Youth crime 'marginalises young people'

26th September 1997 at 01:00
Further calls for councils to take more account of the views of young people came last week in a report on youth crime prepared for the Prince's Trust - Action.

The report, unveiled at a conference in Edinburgh, revealed that the cost in Scotland is a conservatively estimated Pounds 730 million a year, almost 40 times the Pounds 20 million spent each year on youth work by councils and the voluntary sector.

But a narrow focus on youth work and crime prevention is not the answer, according to the report drawn up by consultant Coopers and Lybrand in collaboration with the Scottish Community Education Council and Youth Link Scotland.

John Lakin of Coopers and Lybrand says effective youth work "has the potential to make an impact on youth crime". But the report acknowledges that even less is being spent on the service as a result of local government reorganisation, with full-time staff posts frozen or abolished.

Arwyn Thomas, director of the Prince's Trust - Action, says youth crime "can marginalise young people". The report calls on the Scottish Office to give a stronger lead. Responsibility for youth and criminal issues is split across four departments which is "a barrier to effective co-ordination".

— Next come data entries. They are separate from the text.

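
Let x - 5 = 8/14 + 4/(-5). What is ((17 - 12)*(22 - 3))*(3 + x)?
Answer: 5168/7 ≈ 738.29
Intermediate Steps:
x = 167/35 (x = 5 + (8/14 + 4/(-5)) = 5 + (8*(1/14) + 4*(-1/5)) = 5 + (4/7 - 4/5) = 5 - 8/35 = 167/35 ≈ 4.7714)
((17 - 12)*(22 - 3))*(3 + x) = ((17 - 12)*(22 - 3))*(3 + 167/35) = (5*19)*(272/35) = 95*(272/35) = 5168/7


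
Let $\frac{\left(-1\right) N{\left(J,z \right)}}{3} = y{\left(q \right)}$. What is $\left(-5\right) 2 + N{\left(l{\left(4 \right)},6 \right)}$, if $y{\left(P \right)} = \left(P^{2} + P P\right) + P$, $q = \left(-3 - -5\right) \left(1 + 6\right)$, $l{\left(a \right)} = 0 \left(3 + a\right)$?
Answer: $-1228$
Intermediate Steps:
$l{\left(a \right)} = 0$
$q = 14$ ($q = \left(-3 + 5\right) 7 = 2 \cdot 7 = 14$)
$y{\left(P \right)} = P + 2 P^{2}$ ($y{\left(P \right)} = \left(P^{2} + P^{2}\right) + P = 2 P^{2} + P = P + 2 P^{2}$)
$N{\left(J,z \right)} = -1218$ ($N{\left(J,z \right)} = - 3 \cdot 14 \left(1 + 2 \cdot 14\right) = - 3 \cdot 14 \left(1 + 28\right) = - 3 \cdot 14 \cdot 29 = \left(-3\right) 406 = -1218$)
$\left(-5\right) 2 + N{\left(l{\left(4 \right)},6 \right)} = \left(-5\right) 2 - 1218 = -10 - 1218 = -1228$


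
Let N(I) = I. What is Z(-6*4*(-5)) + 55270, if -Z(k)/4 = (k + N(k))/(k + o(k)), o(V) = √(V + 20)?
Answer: 39401750/713 + 96*√35/713 ≈ 55263.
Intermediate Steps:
o(V) = √(20 + V)
Z(k) = -8*k/(k + √(20 + k)) (Z(k) = -4*(k + k)/(k + √(20 + k)) = -4*2*k/(k + √(20 + k)) = -8*k/(k + √(20 + k)))
Z(-6*4*(-5)) + 55270 = -8*-6*4*(-5)/(-6*4*(-5) + √(20 - 6*4*(-5))) + 55270 = -8*(-24*(-5))/(-24*(-5) + √(20 - 24*(-5))) + 55270 = -8*120/(120 + √(20 + 120)) + 55270 = -8*120/(120 + √140) + 55270 = -8*120/(120 + 2*√35) + 55270 = -960/(120 + 2*√35) + 55270 = 55270 - 960/(120 + 2*√35)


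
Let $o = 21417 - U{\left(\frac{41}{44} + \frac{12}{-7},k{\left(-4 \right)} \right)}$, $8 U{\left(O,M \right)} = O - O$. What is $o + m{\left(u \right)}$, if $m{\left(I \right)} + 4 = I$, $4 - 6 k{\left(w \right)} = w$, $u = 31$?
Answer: $21444$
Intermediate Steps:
$k{\left(w \right)} = \frac{2}{3} - \frac{w}{6}$
$m{\left(I \right)} = -4 + I$
$U{\left(O,M \right)} = 0$ ($U{\left(O,M \right)} = \frac{O - O}{8} = \frac{1}{8} \cdot 0 = 0$)
$o = 21417$ ($o = 21417 - 0 = 21417 + 0 = 21417$)
$o + m{\left(u \right)} = 21417 + \left(-4 + 31\right) = 21417 + 27 = 21444$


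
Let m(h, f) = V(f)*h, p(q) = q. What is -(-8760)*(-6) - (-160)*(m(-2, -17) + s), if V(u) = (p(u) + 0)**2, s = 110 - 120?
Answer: -146640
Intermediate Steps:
s = -10
V(u) = u**2 (V(u) = (u + 0)**2 = u**2)
m(h, f) = h*f**2 (m(h, f) = f**2*h = h*f**2)
-(-8760)*(-6) - (-160)*(m(-2, -17) + s) = -(-8760)*(-6) - (-160)*(-2*(-17)**2 - 10) = -2920*18 - (-160)*(-2*289 - 10) = -52560 - (-160)*(-578 - 10) = -52560 - (-160)*(-588) = -52560 - 1*94080 = -52560 - 94080 = -146640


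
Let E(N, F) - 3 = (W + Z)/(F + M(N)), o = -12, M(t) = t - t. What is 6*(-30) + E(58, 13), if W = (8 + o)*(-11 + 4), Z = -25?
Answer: -2298/13 ≈ -176.77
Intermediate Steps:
M(t) = 0
W = 28 (W = (8 - 12)*(-11 + 4) = -4*(-7) = 28)
E(N, F) = 3 + 3/F (E(N, F) = 3 + (28 - 25)/(F + 0) = 3 + 3/F)
6*(-30) + E(58, 13) = 6*(-30) + (3 + 3/13) = -180 + (3 + 3*(1/13)) = -180 + (3 + 3/13) = -180 + 42/13 = -2298/13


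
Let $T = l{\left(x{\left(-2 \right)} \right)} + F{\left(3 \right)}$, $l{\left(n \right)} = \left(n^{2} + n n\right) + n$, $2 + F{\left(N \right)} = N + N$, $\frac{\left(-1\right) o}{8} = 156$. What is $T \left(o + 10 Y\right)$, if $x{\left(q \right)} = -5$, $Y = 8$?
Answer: $-57232$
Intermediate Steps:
$o = -1248$ ($o = \left(-8\right) 156 = -1248$)
$F{\left(N \right)} = -2 + 2 N$ ($F{\left(N \right)} = -2 + \left(N + N\right) = -2 + 2 N$)
$l{\left(n \right)} = n + 2 n^{2}$ ($l{\left(n \right)} = \left(n^{2} + n^{2}\right) + n = 2 n^{2} + n = n + 2 n^{2}$)
$T = 49$ ($T = - 5 \left(1 + 2 \left(-5\right)\right) + \left(-2 + 2 \cdot 3\right) = - 5 \left(1 - 10\right) + \left(-2 + 6\right) = \left(-5\right) \left(-9\right) + 4 = 45 + 4 = 49$)
$T \left(o + 10 Y\right) = 49 \left(-1248 + 10 \cdot 8\right) = 49 \left(-1248 + 80\right) = 49 \left(-1168\right) = -57232$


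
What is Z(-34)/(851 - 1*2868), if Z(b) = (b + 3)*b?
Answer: -1054/2017 ≈ -0.52256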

The study does not advocate a specific national youth crime strategy and suggests that this "is unlikely to command widespread support from youth work practitioners, who either do not use the term crime prevention or prefer to see their work in a wider and more positive light. It cuts across the trend towards a multi-agency approach to community safety which is wider than young people and youth crime."

Despite financial restraints work with a crime prevention focus is on the increase, local youth forums are being set up and collaborative work such as youth contributions to police training is growing.

Good inter-agency links are one of the key ingredients in effective youth work, the report found. Others include adequate funding, a safe place for young people to meet, making youngsters party to decision-making and good staff.

None the less the study did not find convincing evidence about the impact of youth projects, five of which are highlighted, on crime prevention.

One statistic is, however, all too stark: 37 per cent of all recorded crimes in Scotland are committed by young people aged between eight and 20. The peak age for referrals to children's panel Reporters is 15.